Like many Americans, I like a good medical drama. From our old friends on “House, M.D.” and “Grey’s Anatomy” to the new additions of “A Gifted Man” and “Hart of Dixie,” television is full of fictional providers that inspire us with their commitment to their patients and entertain us with their melodramatic personal lives.
What if our medical dramas reflected the reality of practicing medicine? Imagine if one hour of “House” featured 20 minutes of the good doctor and his staff filling out insurance forms, instead of miraculously saving his patients from rare illness. Or imagine if Dr. Altman spent her time calling the insurance company for clarification on a patient’s covered services, instead of pulling the heartstrings of patients and viewers alike.
Unfortunately, the drama of a true-life hospital or clinic, unlike its television counterpart, rests largely in paperwork, red tape and complicated forms. A key contributor to the flood of forms is the prior authorization form, to be filed by medical staff before medical treatment is given to the patient. It is a cost-containment mechanism to insulate insurance companies from paying for impractical or costly treatment. Each insurer has a different method of securing these prior authorizations and different forms to complete. L.A.’s community clinics navigate multiple insurers – all with different processes in place. This sea of paperwork costs a national average of $83,000 per physician each year, according to a recent Health Affairs study.
Not only do the hours of paperwork cost the physician more money, but some patients might feel the burden of the insurance cost-containment measures. According to a recent MarketWatch article, some private physicians have resorted to charging per form or flat rate fees for the loads of paperwork that accompany each patient visit. While this is by no means a typical method of recouping the cost, the prospect of passing even part of the cost on to any patient may stretch middle- and low-income patient dollars too far.
Consider not only the cost of filing paperwork, but the cost in hours, too. If prior authorization does not precede a given medical treatment, patients may wait days or weeks before they finally receive treatment or medication. In some instances, medications or procedures are simply denied causing great risk to the health of the patient. Filing a prior authorization form alone can take anywhere from 50 minutes to four weeks, according to an American Medical Association report that calls prior authorization forms an “intensely manual process” which is “extremely burdensome” and in dire need of streamlining. More troubling than that, a survey of doctors found that first-time prior authorizations were often handled by new hires with no medical experience. A recent report by the Mayo Clinic found that more residents spent an average of six hours a day documenting, including filing prior authorization forms, than spent an equal amount of time with their patients.
The hours spent filling out documents and explaining the need for an authorization to an untrained representative are hours that could be spent with the patients and their families.
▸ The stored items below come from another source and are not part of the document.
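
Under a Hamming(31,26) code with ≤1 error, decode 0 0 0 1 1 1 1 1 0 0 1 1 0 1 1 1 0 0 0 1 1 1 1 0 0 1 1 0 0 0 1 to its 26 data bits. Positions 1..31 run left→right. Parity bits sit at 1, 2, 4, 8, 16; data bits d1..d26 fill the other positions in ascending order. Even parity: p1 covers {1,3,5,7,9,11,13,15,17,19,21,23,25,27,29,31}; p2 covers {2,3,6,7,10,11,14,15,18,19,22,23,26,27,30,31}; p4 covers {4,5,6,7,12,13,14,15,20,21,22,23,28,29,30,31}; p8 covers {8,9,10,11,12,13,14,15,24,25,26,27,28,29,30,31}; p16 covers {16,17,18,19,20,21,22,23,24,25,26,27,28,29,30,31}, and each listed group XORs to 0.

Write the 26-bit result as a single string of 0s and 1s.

s1 (pos 1,3,5,7,9,11,13,15,17,19,21,23,25,27,29,31): 0⊕0⊕1⊕1⊕0⊕1⊕0⊕1⊕0⊕0⊕1⊕1⊕0⊕1⊕0⊕1 = 0
s2 (pos 2,3,6,7,10,11,14,15,18,19,22,23,26,27,30,31): 0⊕0⊕1⊕1⊕0⊕1⊕1⊕1⊕0⊕0⊕1⊕1⊕1⊕1⊕0⊕1 = 0
s4 (pos 4,5,6,7,12,13,14,15,20,21,22,23,28,29,30,31): 1⊕1⊕1⊕1⊕1⊕0⊕1⊕1⊕1⊕1⊕1⊕1⊕0⊕0⊕0⊕1 = 0
s8 (pos 8,9,10,11,12,13,14,15,24,25,26,27,28,29,30,31): 1⊕0⊕0⊕1⊕1⊕0⊕1⊕1⊕0⊕0⊕1⊕1⊕0⊕0⊕0⊕1 = 0
s16 (pos 16,17,18,19,20,21,22,23,24,25,26,27,28,29,30,31): 1⊕0⊕0⊕0⊕1⊕1⊕1⊕1⊕0⊕0⊕1⊕1⊕0⊕0⊕0⊕1 = 0
Syndrome s16…s1 = 00000 → no error.
Read data bits from positions 3,5,6,7,9,10,11,12,13,14,15,17,18,19,20,21,22,23,24,25,26,27,28,29,30,31: 01110011011000111100110001

01110011011000111100110001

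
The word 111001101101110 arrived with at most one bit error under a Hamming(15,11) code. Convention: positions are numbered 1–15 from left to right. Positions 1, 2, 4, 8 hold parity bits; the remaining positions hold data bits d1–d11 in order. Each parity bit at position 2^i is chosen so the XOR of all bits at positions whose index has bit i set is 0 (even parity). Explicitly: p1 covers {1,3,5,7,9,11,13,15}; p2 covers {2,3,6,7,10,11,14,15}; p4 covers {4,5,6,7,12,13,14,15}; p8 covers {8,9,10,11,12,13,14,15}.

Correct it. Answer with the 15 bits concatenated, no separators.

111001101101010

s1 (pos 1,3,5,7,9,11,13,15): 1⊕1⊕0⊕1⊕1⊕0⊕1⊕0 = 1
s2 (pos 2,3,6,7,10,11,14,15): 1⊕1⊕1⊕1⊕1⊕0⊕1⊕0 = 0
s4 (pos 4,5,6,7,12,13,14,15): 0⊕0⊕1⊕1⊕1⊕1⊕1⊕0 = 1
s8 (pos 8,9,10,11,12,13,14,15): 0⊕1⊕1⊕0⊕1⊕1⊕1⊕0 = 1
Syndrome s8…s1 = 1101 → error at position 13.
Flip position 13: 111001101101110 → 111001101101010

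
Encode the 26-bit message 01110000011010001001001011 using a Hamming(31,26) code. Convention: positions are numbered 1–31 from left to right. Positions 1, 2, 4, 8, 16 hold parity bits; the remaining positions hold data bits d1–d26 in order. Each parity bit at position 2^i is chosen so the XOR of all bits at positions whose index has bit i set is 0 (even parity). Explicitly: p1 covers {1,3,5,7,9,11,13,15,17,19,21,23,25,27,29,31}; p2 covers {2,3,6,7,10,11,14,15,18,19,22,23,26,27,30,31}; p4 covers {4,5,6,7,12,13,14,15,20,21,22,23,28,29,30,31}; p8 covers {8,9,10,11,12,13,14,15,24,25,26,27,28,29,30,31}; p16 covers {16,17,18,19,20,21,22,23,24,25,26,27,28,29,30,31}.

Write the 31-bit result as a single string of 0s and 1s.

1001111000000110010001001001011

Place data at non-parity positions: p1 p2 0 p4 1 1 1 p8 0 0 0 0 0 1 1 p16 0 1 0 0 0 1 0 0 1 0 0 1 0 1 1
p1 (pos 1,3,5,7,9,11,13,15,17,19,21,23,25,27,29,31): XOR of data positions = 0⊕1⊕1⊕0⊕0⊕0⊕1⊕0⊕0⊕0⊕0⊕1⊕0⊕0⊕1 = 1
p2 (pos 2,3,6,7,10,11,14,15,18,19,22,23,26,27,30,31): XOR of data positions = 0⊕1⊕1⊕0⊕0⊕1⊕1⊕1⊕0⊕1⊕0⊕0⊕0⊕1⊕1 = 0
p4 (pos 4,5,6,7,12,13,14,15,20,21,22,23,28,29,30,31): XOR of data positions = 1⊕1⊕1⊕0⊕0⊕1⊕1⊕0⊕0⊕1⊕0⊕1⊕0⊕1⊕1 = 1
p8 (pos 8,9,10,11,12,13,14,15,24,25,26,27,28,29,30,31): XOR of data positions = 0⊕0⊕0⊕0⊕0⊕1⊕1⊕0⊕1⊕0⊕0⊕1⊕0⊕1⊕1 = 0
p16 (pos 16,17,18,19,20,21,22,23,24,25,26,27,28,29,30,31): XOR of data positions = 0⊕1⊕0⊕0⊕0⊕1⊕0⊕0⊕1⊕0⊕0⊕1⊕0⊕1⊕1 = 0
Codeword: 1001111000000110010001001001011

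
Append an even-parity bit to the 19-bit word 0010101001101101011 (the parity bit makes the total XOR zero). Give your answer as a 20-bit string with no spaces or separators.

00101010011011010110

XOR of the 19 data bits: 0⊕0⊕1⊕0⊕1⊕0⊕1⊕0⊕0⊕1⊕1⊕0⊕1⊕1⊕0⊕1⊕0⊕1⊕1 = 0
Parity bit = 0 (so all 20 bits XOR to 0).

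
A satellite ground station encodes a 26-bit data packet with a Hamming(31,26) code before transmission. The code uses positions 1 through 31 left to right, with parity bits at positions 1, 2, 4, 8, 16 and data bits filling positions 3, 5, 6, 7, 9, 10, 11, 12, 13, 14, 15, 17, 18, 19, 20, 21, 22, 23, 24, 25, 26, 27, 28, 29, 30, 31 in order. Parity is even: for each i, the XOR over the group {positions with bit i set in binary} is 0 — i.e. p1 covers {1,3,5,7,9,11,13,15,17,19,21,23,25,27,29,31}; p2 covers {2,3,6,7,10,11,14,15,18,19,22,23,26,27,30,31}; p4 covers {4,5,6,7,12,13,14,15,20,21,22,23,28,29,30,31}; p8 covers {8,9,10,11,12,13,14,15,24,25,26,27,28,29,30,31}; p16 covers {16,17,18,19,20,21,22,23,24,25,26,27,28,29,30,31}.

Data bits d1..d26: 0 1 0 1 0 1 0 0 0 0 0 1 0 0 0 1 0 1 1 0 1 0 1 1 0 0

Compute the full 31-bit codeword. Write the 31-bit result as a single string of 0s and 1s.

Place data at non-parity positions: p1 p2 0 p4 1 0 1 p8 0 1 0 0 0 0 0 p16 1 0 0 0 1 0 1 1 0 1 0 1 1 0 0
p1 (pos 1,3,5,7,9,11,13,15,17,19,21,23,25,27,29,31): XOR of data positions = 0⊕1⊕1⊕0⊕0⊕0⊕0⊕1⊕0⊕1⊕1⊕0⊕0⊕1⊕0 = 0
p2 (pos 2,3,6,7,10,11,14,15,18,19,22,23,26,27,30,31): XOR of data positions = 0⊕0⊕1⊕1⊕0⊕0⊕0⊕0⊕0⊕0⊕1⊕1⊕0⊕0⊕0 = 0
p4 (pos 4,5,6,7,12,13,14,15,20,21,22,23,28,29,30,31): XOR of data positions = 1⊕0⊕1⊕0⊕0⊕0⊕0⊕0⊕1⊕0⊕1⊕1⊕1⊕0⊕0 = 0
p8 (pos 8,9,10,11,12,13,14,15,24,25,26,27,28,29,30,31): XOR of data positions = 0⊕1⊕0⊕0⊕0⊕0⊕0⊕1⊕0⊕1⊕0⊕1⊕1⊕0⊕0 = 1
p16 (pos 16,17,18,19,20,21,22,23,24,25,26,27,28,29,30,31): XOR of data positions = 1⊕0⊕0⊕0⊕1⊕0⊕1⊕1⊕0⊕1⊕0⊕1⊕1⊕0⊕0 = 1
Codeword: 0000101101000001100010110101100

0000101101000001100010110101100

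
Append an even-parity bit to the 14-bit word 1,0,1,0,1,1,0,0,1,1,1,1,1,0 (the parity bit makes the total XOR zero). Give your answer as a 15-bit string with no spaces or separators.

101011001111101

XOR of the 14 data bits: 1⊕0⊕1⊕0⊕1⊕1⊕0⊕0⊕1⊕1⊕1⊕1⊕1⊕0 = 1
Parity bit = 1 (so all 15 bits XOR to 0).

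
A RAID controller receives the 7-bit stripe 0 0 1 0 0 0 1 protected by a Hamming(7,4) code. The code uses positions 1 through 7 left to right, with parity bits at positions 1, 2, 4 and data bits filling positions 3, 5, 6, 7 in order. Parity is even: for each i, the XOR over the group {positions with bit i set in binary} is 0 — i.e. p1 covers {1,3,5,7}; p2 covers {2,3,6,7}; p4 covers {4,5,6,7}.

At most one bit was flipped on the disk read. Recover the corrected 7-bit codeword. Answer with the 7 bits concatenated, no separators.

s1 (pos 1,3,5,7): 0⊕1⊕0⊕1 = 0
s2 (pos 2,3,6,7): 0⊕1⊕0⊕1 = 0
s4 (pos 4,5,6,7): 0⊕0⊕0⊕1 = 1
Syndrome s4…s1 = 100 → error at position 4.
Flip position 4: 0010001 → 0011001

0011001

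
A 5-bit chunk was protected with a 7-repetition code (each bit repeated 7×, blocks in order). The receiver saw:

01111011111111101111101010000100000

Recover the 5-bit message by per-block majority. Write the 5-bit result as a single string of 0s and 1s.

11100

Block 1 (0111101): 5 ones → 1
Block 2 (1111111): 7 ones → 1
Block 3 (1011111): 6 ones → 1
Block 4 (0101000): 2 ones → 0
Block 5 (0100000): 1 one → 0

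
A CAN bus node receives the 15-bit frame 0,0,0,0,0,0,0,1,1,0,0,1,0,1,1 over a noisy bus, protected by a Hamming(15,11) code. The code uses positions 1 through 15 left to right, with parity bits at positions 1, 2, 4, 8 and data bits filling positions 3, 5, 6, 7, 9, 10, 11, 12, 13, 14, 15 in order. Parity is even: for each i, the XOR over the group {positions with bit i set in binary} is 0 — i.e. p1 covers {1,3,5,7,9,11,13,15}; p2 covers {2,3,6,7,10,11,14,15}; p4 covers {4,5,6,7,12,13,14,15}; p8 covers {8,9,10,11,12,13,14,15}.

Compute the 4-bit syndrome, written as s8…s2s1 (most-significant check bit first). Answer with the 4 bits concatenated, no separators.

1100

s1 (pos 1,3,5,7,9,11,13,15): 0⊕0⊕0⊕0⊕1⊕0⊕0⊕1 = 0
s2 (pos 2,3,6,7,10,11,14,15): 0⊕0⊕0⊕0⊕0⊕0⊕1⊕1 = 0
s4 (pos 4,5,6,7,12,13,14,15): 0⊕0⊕0⊕0⊕1⊕0⊕1⊕1 = 1
s8 (pos 8,9,10,11,12,13,14,15): 1⊕1⊕0⊕0⊕1⊕0⊕1⊕1 = 1
Syndrome s8…s1 = 1100 → error at position 12.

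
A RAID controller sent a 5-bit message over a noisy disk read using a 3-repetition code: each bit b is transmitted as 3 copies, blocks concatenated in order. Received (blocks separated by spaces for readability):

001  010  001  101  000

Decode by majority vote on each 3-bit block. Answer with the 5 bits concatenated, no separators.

00010

Block 1 (001): 1 one → 0
Block 2 (010): 1 one → 0
Block 3 (001): 1 one → 0
Block 4 (101): 2 ones → 1
Block 5 (000): 0 ones → 0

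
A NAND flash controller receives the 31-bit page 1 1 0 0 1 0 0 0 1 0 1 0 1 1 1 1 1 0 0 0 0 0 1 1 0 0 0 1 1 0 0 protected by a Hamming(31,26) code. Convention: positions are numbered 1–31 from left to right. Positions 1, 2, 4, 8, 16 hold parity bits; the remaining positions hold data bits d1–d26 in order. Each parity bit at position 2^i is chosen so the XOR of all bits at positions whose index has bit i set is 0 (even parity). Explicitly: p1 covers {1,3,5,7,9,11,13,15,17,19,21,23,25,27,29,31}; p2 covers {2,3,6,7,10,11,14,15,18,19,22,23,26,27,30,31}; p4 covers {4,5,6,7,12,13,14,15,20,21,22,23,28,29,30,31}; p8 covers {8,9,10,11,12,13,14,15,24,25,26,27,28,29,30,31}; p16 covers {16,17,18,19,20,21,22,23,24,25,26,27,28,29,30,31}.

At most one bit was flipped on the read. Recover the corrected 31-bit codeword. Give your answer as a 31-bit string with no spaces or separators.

s1 (pos 1,3,5,7,9,11,13,15,17,19,21,23,25,27,29,31): 1⊕0⊕1⊕0⊕1⊕1⊕1⊕1⊕1⊕0⊕0⊕1⊕0⊕0⊕1⊕0 = 1
s2 (pos 2,3,6,7,10,11,14,15,18,19,22,23,26,27,30,31): 1⊕0⊕0⊕0⊕0⊕1⊕1⊕1⊕0⊕0⊕0⊕1⊕0⊕0⊕0⊕0 = 1
s4 (pos 4,5,6,7,12,13,14,15,20,21,22,23,28,29,30,31): 0⊕1⊕0⊕0⊕0⊕1⊕1⊕1⊕0⊕0⊕0⊕1⊕1⊕1⊕0⊕0 = 1
s8 (pos 8,9,10,11,12,13,14,15,24,25,26,27,28,29,30,31): 0⊕1⊕0⊕1⊕0⊕1⊕1⊕1⊕1⊕0⊕0⊕0⊕1⊕1⊕0⊕0 = 0
s16 (pos 16,17,18,19,20,21,22,23,24,25,26,27,28,29,30,31): 1⊕1⊕0⊕0⊕0⊕0⊕0⊕1⊕1⊕0⊕0⊕0⊕1⊕1⊕0⊕0 = 0
Syndrome s16…s1 = 00111 → error at position 7.
Flip position 7: 1100100010101111100000110001100 → 1100101010101111100000110001100

1100101010101111100000110001100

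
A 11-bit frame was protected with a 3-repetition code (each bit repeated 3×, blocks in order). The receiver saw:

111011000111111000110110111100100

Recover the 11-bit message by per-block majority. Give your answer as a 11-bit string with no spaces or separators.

11011011100

Block 1 (111): 3 ones → 1
Block 2 (011): 2 ones → 1
Block 3 (000): 0 ones → 0
Block 4 (111): 3 ones → 1
Block 5 (111): 3 ones → 1
Block 6 (000): 0 ones → 0
Block 7 (110): 2 ones → 1
Block 8 (110): 2 ones → 1
Block 9 (111): 3 ones → 1
Block 10 (100): 1 one → 0
Block 11 (100): 1 one → 0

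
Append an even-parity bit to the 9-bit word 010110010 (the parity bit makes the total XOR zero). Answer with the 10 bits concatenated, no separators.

XOR of the 9 data bits: 0⊕1⊕0⊕1⊕1⊕0⊕0⊕1⊕0 = 0
Parity bit = 0 (so all 10 bits XOR to 0).

0101100100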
Those hours could be spent in diagnosis and treatment to mapping out a lifetime course of action for the betterment of a patient’s life. These are penalties to the patient far more precious than the cost management policies of insurance companies.
California has an opportunity to take a giant step towards fixing the dysfunctional prior authorization process. SB 866, a bill that has passed both the Senate and Assembly and is sitting on Gov. Brown’s desk, takes a few common-sense measures to streamline prior authorization and reduce delays in patient care.
First, the bill would reduce confusion and minimize time-consuming paperwork by requiring that all insurers use a short, standardized form for prior authorization requests – a step counted central to the America Medical Association’s recommendations. Crucially, it would also ensure that physicians have the option to transmit prior authorization forms to insurers electronically, cutting costs bypassing the antiquated paper forms completely. Finally, this legislation would require insurers to resolve prior authorization requests in a timely manner, automatically granting approval if insurers fail to respond to a physician within 48 hours.
The bureaucratic mess of prior authorization limits how quickly and effectively doctors can provide care. Streamlining ensures an authorization is in place so that every dollar spent, public or private, is utilized most carefully and allocated to the necessary and timely care of the patients. I urge Gov. Brown to sign SB 866 so doctors, nurses and other medical staff can get back to providing care and being our real-world heroes rather than wade through tedious forms.
Louise McCarthy is CEO of the Community Clinic Association of Los Angeles County.